Minister of Information and Communication Technology
- In office 2008–2015
- President: Hifikepunye Pohamba
- Prime Minister: Nahas Angula Hage Geingob
- Preceded by: Netumbo Nandi-Ndaitwah
- Succeeded by: Tjekero Tweya

Minister of Public Works, Transport and Communication
- In office 2005–2008
- President: Hifikepunye Pohamba
- Prime Minister: Nahas Angula
- Preceded by: Moses Amweelo
- Succeeded by: Helmut Angula

Minister of Regional and Local Government, Housing and Rural Development
- In office 2002–2005
- President: Sam Nujoma
- Prime Minister: Theo-Ben Gurirab
- Preceded by: Nickey Iyambo
- Succeeded by: John Pandeni

Personal details
- Born: 12 June 1945 (age 80) Ondukuta, Ovamboland, South West Africa (today Omusati Region, Namibia)
- Party: SWAPO
- Occupation: Politician
- Profession: Teacher, electrician

= Joel Kaapanda =

Namibian politician

Joel Natangwe Kaapanda (born 12 June 1945) is a Namibian diplomat and politician. A member of the South West Africa People's Organization (SWAPO), Kaapanda was Namibia's first High Commissioner to India from 1995 to 2002 before becoming member of parliament, and subsequently minister.
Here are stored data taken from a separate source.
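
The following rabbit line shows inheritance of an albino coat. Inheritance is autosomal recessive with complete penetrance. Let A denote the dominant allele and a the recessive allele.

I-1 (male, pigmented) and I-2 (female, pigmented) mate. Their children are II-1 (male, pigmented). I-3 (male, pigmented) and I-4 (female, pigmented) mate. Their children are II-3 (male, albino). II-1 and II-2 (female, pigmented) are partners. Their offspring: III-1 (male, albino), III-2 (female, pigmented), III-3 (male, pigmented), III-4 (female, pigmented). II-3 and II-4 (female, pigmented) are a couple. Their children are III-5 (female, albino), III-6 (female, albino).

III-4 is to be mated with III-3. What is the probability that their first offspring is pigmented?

II-1 is pigmented so carries A and passed a to III-1 (aa), so II-1 is Aa.
II-2 is pigmented so carries A and passed a to III-1 (aa), so II-2 is Aa.
III-4 is a pigmented offspring of II-1 (Aa) × II-2 (Aa), whose cross gives 1/4 AA : 1/2 Aa : 1/4 aa; conditioning on being pigmented, III-4 is AA with probability 1/3, Aa with probability 2/3.
III-3 is a pigmented offspring of II-1 (Aa) × II-2 (Aa), whose cross gives 1/4 AA : 1/2 Aa : 1/4 aa; conditioning on being pigmented, III-3 is AA with probability 1/3, Aa with probability 2/3.
Summing over parental genotype combinations, P(offspring is pigmented) = 1/9·1 + 2/9·1 + 2/9·1 + 4/9·3/4 = 8/9.

8/9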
==Early life and education==
Kaapanda was born on 12 June 1945 in Ondukuta in the Ovamboland of South West Africa, today the Omusati Region of Namibia. In the 1970s, Kaapanda began his career as a primary school teacher in the Omusati Region. He also attended the Paulinum Theological Seminary in Otjimbingwe between 1976 and 1978, and then became a political officer in the People's Liberation Army of Namibia (PLAN). In 1981 he went into German exile in Hamburg to become an electrician. From 1981 to 1986, Kaapanda was the leader of SWAPO students in Hamburg.

After independence of Namibia in 1990, Kaapanda obtained academic degrees abroad, first a B.A. (1992) and a B.A. (Honours) in politics (1993) from University of Adelaide, Australia, then a postgraduate diploma in human resources (1998) from Indira Gandhi National Open University and a M.A. in political science (2000) from University of Delhi.

==Career==
In 1987 Kaapanda became SWAPO chief representative in Australia. From 1994 to 1995 he worked as general manager at Okahuro Fisheries before becoming Namibia's first High Commissioner to India in 1995. He served until September 2002 when then-president Sam Nujoma appointed him minister of regional and local government, housing and rural development. Kaapanda entered the National Assembly of Namibia as non-voting member in November 2002.

In 2005 Kaapanda became a voting member of the National Assembly after placing 7th on the SWAPO list. He was shifted to the Ministry of Public Works, Transport and Communication which he headed until 2008, and then to the Ministry of Information and Communication Technology, where he was minister until March 2015.

Kaapanda was not placed high enough in the SWAPO party list for the 2014 parliamentary election but entered parliament for a further short stint from January to March 2020.

==Awards and recognition==
On Heroes' Day 2014 he was conferred the Most Brilliant Order of the Sun, Second Class.